Ford Motor Company is investing $3.5 billion in an electric-vehicle battery plant in southwest Michigan, which will use technology and support from a Chinese battery manufacturer that has sparked political controversy.
Ford said Monday that the factory near Marshall, Michigan, will employ 2,500 people, confirming a Bloomberg report from February 10. The plant is scheduled to open in 2026 and will produce enough batteries to power 400,000 electric vehicles per year.
The battery know-how will be contracted from China's Contemporary Amperex Technology Co. Ltd, which will help set up the plant and employ workers there. Ford stated that it will own and operate the factory through a wholly owned subsidiary. CATL is the world's largest manufacturer of EV batteries.

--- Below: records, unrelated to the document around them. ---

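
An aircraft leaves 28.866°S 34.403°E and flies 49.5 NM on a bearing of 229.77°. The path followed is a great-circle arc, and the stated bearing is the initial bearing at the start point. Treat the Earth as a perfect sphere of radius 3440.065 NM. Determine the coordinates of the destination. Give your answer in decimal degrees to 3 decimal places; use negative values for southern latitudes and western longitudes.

The arc subtends δ = 49.5/3440.065 = 0.014389 rad at the centre.
Converting: φ₁ = -0.503807 rad, θ = 4.010243 rad.
sin φ₂ = sin φ₁ cos δ + cos φ₁ sin δ cos θ = (-0.482763)(0.999896) + (0.875751)(0.014389)(-0.645858) = -0.490851
φ₂ = asin(-0.490851) = -0.513067 rad = -29.397°.
For the longitude increment, Δλ = atan2( sin θ sin δ cos φ₁, cos δ − sin φ₁ sin φ₂ ) = atan2(-0.009620, 0.762932) = -0.722°.
Hence λ₂ = 34.403° + -0.722° = 33.681°.

latitude -29.397°, longitude 33.681°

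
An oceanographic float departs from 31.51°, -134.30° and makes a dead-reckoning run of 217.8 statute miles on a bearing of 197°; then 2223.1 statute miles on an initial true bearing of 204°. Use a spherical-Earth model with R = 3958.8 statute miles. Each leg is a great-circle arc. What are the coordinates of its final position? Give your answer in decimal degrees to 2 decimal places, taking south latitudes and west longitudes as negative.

Apply the spherical direct solution leg by leg, carrying full precision between legs.
Leg 1: from (31.51°, -134.30°), δ = 217.8/3958.8 = 0.055017 rad, θ = 197° → φ = 28.49°, λ = -135.35°.
Leg 2: from (28.49°, -135.35°), δ = 2223.1/3958.8 = 0.561559 rad, θ = 204° → φ = -1.36°, λ = -147.86°.

latitude -1.36°, longitude -147.86°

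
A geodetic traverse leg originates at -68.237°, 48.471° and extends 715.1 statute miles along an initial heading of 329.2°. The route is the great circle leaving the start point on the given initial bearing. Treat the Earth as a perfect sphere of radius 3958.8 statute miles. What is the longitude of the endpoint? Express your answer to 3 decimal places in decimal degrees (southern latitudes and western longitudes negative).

δ = 715.1/3958.8 = 0.180636 rad (10.3497°).
With φ₁ = -68.237° = -1.190960 rad and θ = 329.2° = 5.745624 rad:
sin φ₂ = sin φ₁ cos δ + cos φ₁ sin δ cos θ = (-0.928725)(0.983730) + (0.370768)(0.179655)(0.858960) = -0.856399
φ₂ = asin(-0.856399) = -1.028255 rad = -58.915°.
Then Δλ = atan2(-0.034107, 0.188370) = -0.179125 rad, from sin θ sin δ cos φ₁ over cos δ − sin φ₁ sin φ₂.
Hence λ₂ = 48.471° + -10.263° = 38.208°.

longitude 38.208°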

“Ford has control — control over the manufacturing, control over the production, control over the workforce,” Lisa Drake, Ford’s vice president of EV industrialization, said in a briefing with reporters. “We’re licensing that technology from CATL.”
The agreement, aimed at securing tax breaks for the plant, has sparked outrage at a time of increased geopolitical tension between the US and China, most notably the uproar over a Chinese balloon flying over America. Virginia Governor Glenn Youngkin rejected his state's bid to host the factory, calling it a "Trojan horse" for the Chinese Communist Party.
“It’s very regrettable that Governor Youngkin had some misinformation,” Drake said in an interview on Bloomberg Television. “We hope through today’s media announcement that it was very clear that Ford has control of the plant.”
It comes as US Secretary of State Antony Blinken is expected to meet with top Chinese diplomat Wang Yi at a security conference later this week, according to Bloomberg, in their first face-to-face meeting since the balloon incident.
CATL personnel will assist with the installation of factory equipment used to manufacture the batteries, some of which will be imported from China, according to Drake. And some CATL employees will remain at the Michigan plant indefinitely because "we need their help," Drake said.
According to the United Auto Workers, the plant will create "good-paying union jobs."